Conséquences des dommages

Bien que l’UNESCO ait fourni les coordonnées de ces sites patrimoniaux à toutes les parties impliquées dans le conflit, les exhortant à prendre des mesures de précaution, les dégâts persistent. Ce type de dommages collatéraux causés aux sites culturels n’est pas propre au conflit actuel, puisqu’il s’étend à d’autres régions comme Israël et le Liban. Les experts et les défenseurs des droits de l’homme soulignent l’impact dévastateur de ces dégâts sur les populations civiles, mettant en avant la destruction d’un patrimoine historique irremplaçable.

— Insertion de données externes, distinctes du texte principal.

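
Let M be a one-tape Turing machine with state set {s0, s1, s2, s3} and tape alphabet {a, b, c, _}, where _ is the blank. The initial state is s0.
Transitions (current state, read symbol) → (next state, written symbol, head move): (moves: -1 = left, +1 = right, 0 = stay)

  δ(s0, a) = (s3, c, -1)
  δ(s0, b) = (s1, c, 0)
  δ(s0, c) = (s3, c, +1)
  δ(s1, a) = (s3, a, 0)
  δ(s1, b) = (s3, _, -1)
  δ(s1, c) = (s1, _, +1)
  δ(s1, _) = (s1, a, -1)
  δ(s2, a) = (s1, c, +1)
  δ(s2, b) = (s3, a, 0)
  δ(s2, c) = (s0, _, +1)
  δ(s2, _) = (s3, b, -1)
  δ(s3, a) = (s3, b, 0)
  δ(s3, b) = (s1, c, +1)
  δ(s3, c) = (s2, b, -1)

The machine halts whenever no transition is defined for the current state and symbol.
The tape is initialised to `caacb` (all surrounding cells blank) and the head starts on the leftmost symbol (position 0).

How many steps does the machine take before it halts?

state=s0 head=0 tape=[c]aacb   (s0,c)→(s3,c,+1)
state=s3 head=1 tape=c[a]acb   (s3,a)→(s3,b,0)
state=s3 head=1 tape=c[b]acb   (s3,b)→(s1,c,+1)
state=s1 head=2 tape=cc[a]cb   (s1,a)→(s3,a,0)
state=s3 head=2 tape=cc[a]cb   (s3,a)→(s3,b,0)
state=s3 head=2 tape=cc[b]cb   (s3,b)→(s1,c,+1)
state=s1 head=3 tape=ccc[c]b   (s1,c)→(s1,_,+1)
state=s1 head=4 tape=ccc_[b]   (s1,b)→(s3,_,-1)
state=s3 head=3 tape=ccc[_]_
M halts after 8 transitions.

8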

Le programme du patrimoine mondial de l’UNESCO 

Les sites touchés figurent sur la liste du patrimoine mondial de l’UNESCO, qui répertorie des lieux d’une valeur universelle exceptionnelle. Le programme vise à protéger ces monuments par une assistance technique et des formations pour préserver cet héritage. La décision de l’administration Trump de retirer les États-Unis de l’UNESCO en décembre complique toutefois les efforts de protection du patrimoine mondial. Ce retrait découle d’inquiétudes concernant le prétendu parti pris de l’organisation envers Israël et le manque d’alignement sur les intérêts nationaux des États-Unis.